2. Support for [units and errors parsing](https://www.r-spatial.org/r/2018/05/07/parsing-quantities.html).
3. An analysis of [data wrangling operations with quantities](https://www.r-spatial.org/r/2018/06/27/wrangling-quantities.html).
4. Prospects on fitting linear models with quantities.

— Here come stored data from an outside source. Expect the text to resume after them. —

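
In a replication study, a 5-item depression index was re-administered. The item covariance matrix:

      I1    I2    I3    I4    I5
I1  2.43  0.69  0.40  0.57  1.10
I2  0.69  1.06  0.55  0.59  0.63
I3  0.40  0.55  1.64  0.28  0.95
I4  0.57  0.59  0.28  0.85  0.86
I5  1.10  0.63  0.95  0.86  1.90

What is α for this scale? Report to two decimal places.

Σσ²ᵢ = 2.43 + 1.06 + 1.64 + 0.85 + 1.90 = 7.88
Sum of off-diagonal covariances = 6.62
total variance = 7.88 + 2 × 6.62 = 21.12
α = (k/(k−1))·(1 − Σσ²ᵢ/total variance) = (5/4)·(1 − 7.88/21.12) = 0.78

α = 0.78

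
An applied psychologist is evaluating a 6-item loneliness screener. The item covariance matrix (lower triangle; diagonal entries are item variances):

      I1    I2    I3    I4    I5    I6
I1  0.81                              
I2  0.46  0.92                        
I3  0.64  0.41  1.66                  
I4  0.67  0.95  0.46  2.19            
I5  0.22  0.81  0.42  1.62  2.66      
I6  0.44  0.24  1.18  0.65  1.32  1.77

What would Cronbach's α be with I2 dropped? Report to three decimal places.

Remaining items: I1, I3, I4, I5, I6 (k = 5).
Σσᵢ² = 0.81 + 1.66 + 2.19 + 2.66 + 1.77 = 9.09
total variance = 9.09 + 2 × 7.62 = 24.33
α (item deleted) = (5/4)·(1 − 9.09/24.33) = 0.783

α = 0.783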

And along the way, there have been multiple exciting improvements, both in `units` and `errors`, to support all these features and make `quantities` possible, which is ready for an imminent CRAN release. This project ends, but the [r-quantities](https://github.com/r-quantities/) GitHub organisation will continue to thrive and to provide the best tools for quantity calculus to the R community.
## Acknowledgements
This project gratefully acknowledges financial support from the R Consortium. Also I would like to thank Edzer Pebesma for his continued support and collaboration.